Domestic export category recording a notable decrease was:
- Pearls, precious, semi-precious stones and metals – down $6.3 million (42.6 per cent) to $8.5 million due to decreased domestic exports of gold.
For the month of June 2018, Fiji’s major domestic export destinations were:
United States of America, down $3.2 million (10.7 per cent) to $27.1 million due to decreased exports of mineral water;
Australia, down $6.1 million (25.4 per cent) to $18.0 million due to decreased exports of gold;
Japan, up $7.7 million (848.4 per cent) to $8.6 million due to increased exports of wood in chips or particles;
Vanuatu, up $1.3 million (24.9 per cent) to $6.5 million due to increased exports of corned meat; and
New Zealand, down $0.4 million (7.7 per cent) to $4.3 million due to decreased exports of corned meat.
Re-Exports
Compared to June 2017, the re-export categories recording notable increases were:
- Mineral products – up $21.5 million (72.6 per cent) to $51.0 million due to increased re-exports of gas oil (diesel) and aviation turbine fuel; and
- Machinery and mechanical and electrical appliances and parts thereof – up $6.1 million (45.4 per cent) to $19.6 million due to increased re-exports of television cameras, digital cameras and video camera recorders.

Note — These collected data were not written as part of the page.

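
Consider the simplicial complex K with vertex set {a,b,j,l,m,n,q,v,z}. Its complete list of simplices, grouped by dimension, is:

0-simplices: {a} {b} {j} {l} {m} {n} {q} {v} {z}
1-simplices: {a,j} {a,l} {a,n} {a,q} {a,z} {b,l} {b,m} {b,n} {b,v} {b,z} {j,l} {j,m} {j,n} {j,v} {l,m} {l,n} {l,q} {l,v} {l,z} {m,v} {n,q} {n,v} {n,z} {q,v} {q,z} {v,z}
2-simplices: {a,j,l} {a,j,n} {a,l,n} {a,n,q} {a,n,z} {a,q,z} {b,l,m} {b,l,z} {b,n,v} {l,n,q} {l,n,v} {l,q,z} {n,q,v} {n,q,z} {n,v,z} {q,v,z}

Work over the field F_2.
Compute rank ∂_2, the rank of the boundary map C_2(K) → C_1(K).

rank∂_2=14

n_0=9 n_1=26 n_2=16  [Z2]
∂1: piv[aj,al,an,aq,az,bl,bm,bv] rk=8  ker:bn,bz,jl,jm,jn,jv,lm,ln,lq,lv,lz,mv,nq,nv,nz,qv,qz,vz
∂2: piv[ajl,ajn,aln,anq,anz,aqz,blm,blz,bnv,lnq,lnv,lqz,nqv,nvz] rk=14  ker:nqz,qvz
rk∂_2=14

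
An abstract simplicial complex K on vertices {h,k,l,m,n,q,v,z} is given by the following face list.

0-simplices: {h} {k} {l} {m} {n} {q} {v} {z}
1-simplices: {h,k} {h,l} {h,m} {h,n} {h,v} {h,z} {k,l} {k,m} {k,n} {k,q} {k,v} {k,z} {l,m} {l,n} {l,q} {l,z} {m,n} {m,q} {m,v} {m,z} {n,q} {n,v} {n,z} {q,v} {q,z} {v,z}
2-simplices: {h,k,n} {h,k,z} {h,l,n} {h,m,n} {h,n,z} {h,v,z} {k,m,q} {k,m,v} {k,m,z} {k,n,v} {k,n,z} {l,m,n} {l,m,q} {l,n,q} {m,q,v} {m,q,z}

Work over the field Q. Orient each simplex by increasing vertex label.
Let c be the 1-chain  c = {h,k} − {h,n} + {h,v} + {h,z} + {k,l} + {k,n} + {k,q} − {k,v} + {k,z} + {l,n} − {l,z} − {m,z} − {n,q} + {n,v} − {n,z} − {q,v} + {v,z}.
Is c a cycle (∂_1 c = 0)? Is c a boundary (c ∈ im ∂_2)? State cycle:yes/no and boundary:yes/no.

cycle:no boundary:no

n_0=8 n_1=26 n_2=16  [Q]
∂1: piv[hk,hl,hm,hn,hv,hz,kq] rk=7  ker:kl,km,kn,kv,kz,lm,ln,lq,lz,mn,mq,mv,mz,nq,nv,nz,qv,qz,vz
∂2: piv[hkn,hkz,hln,hmn,hnz,hvz,kmq,kmv,kmz,knv,lmn,lmq,lnq,mqv,mqz] rk=15  ker:knz
∂1c = −2·{h} − 2·{k} + {l} + {m} + 2·{n} + {q} − {v}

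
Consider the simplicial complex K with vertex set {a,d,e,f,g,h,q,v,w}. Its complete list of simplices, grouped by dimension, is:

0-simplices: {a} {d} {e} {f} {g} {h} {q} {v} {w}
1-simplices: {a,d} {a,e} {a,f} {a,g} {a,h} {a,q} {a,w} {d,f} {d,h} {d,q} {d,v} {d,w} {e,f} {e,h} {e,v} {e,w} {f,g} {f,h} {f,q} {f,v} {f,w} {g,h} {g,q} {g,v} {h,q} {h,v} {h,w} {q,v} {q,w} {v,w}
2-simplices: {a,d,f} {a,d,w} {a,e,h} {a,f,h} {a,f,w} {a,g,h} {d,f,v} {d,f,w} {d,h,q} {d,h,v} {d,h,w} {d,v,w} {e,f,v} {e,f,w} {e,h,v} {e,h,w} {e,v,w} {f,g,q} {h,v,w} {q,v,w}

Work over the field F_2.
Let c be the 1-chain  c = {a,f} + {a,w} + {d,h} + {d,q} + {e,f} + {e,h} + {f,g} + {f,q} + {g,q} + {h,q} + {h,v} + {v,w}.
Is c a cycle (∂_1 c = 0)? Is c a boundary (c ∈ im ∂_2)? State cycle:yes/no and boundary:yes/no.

cycle:yes boundary:yes

n_0=9 n_1=30 n_2=20  [Z2]
∂1: piv[ad,ae,af,ag,ah,aq,aw,dv] rk=8  ker:df,dh,dq,dw,ef,eh,ev,ew,fg,fh,fq,fv,fw,gh,gq,gv,hq,hv,hw,qv,qw,vw
∂2: piv[adf,adw,aeh,afh,afw,agh,dfv,dhq,dhv,dhw,dvw,efv,efw,ehv,fgq,qvw] rk=16  ker:dfw,ehw,evw,hvw
∂1c = 0
c vs im∂2: reduces to 0 ⇒ boundary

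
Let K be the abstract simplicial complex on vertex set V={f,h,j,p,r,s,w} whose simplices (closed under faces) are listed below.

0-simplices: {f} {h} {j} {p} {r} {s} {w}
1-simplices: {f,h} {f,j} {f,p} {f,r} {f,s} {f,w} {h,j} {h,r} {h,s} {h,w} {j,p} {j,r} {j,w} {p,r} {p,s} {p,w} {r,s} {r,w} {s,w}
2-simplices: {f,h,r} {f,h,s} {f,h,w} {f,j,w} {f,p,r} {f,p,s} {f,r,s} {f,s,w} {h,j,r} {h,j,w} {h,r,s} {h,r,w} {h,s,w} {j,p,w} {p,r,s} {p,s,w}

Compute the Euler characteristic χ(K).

n_0=7 n_1=19 n_2=16
χ=+7−19+16=4

χ(K)=4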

The re-export category recording notable decreases compared to June 2017 were:
- Live animals: animal products – down $12.5 million (62.3 per cent) to $7.5 million due to decreased re-exports of frozen tunas; and
- Pearls, precious, semi-precious stones and metals – down $8.7 million (96.7 per cent) to $0.3 million due to decreased re-exports of other articles of jewellery and parts thereof.
For the month June 2018, Fiji’s major re-export destinations were:
Tonga, up $2.5 million (31.5 per cent) to $10.5 million due to increased re-exports of aviation turbine fuel;
Australia, down $5.4 million (37.2 per cent) to $9.2 million due to decreased re-exports of other articles of jewellery and parts thereof;
United States of America, up $4.9 million (183.0 per cent) to $7.5 million due to increased re-exports of television cameras, digital cameras and video camera recorders;
China – People’s Republic, down $0.6 million (9.6 per cent) to $5.6 million due to decreased re-exports of frozen tuna; and
New Zealand, up $0.01 million (0.1 per cent) to $4.9 million due to increased re-exports of containers for compressed or liquefied gas, of iron or steel.
International trade is crucial to our modern, commercial world, as producers in various countries try to extend the sales potential of their products in the international markets, reduce dependence on existing markets and hence increase sales and profits.
There are many reasons for cross border trading including lower production costs in one region versus another, specialised industries, lack or surplus of natural resources and consumer tastes.
Different countries have different capabilities and they specialise in producing different goods and services.
To compensate for what they cannot produce, they engage in trade with other countries.
It allows domestic markets to extend a country’s output beyond national frontiers.
The rise in the international trade is essential for the growth of globalisation. It also brings about closer ties between nations and is particularly beneficial to small and emerging countries.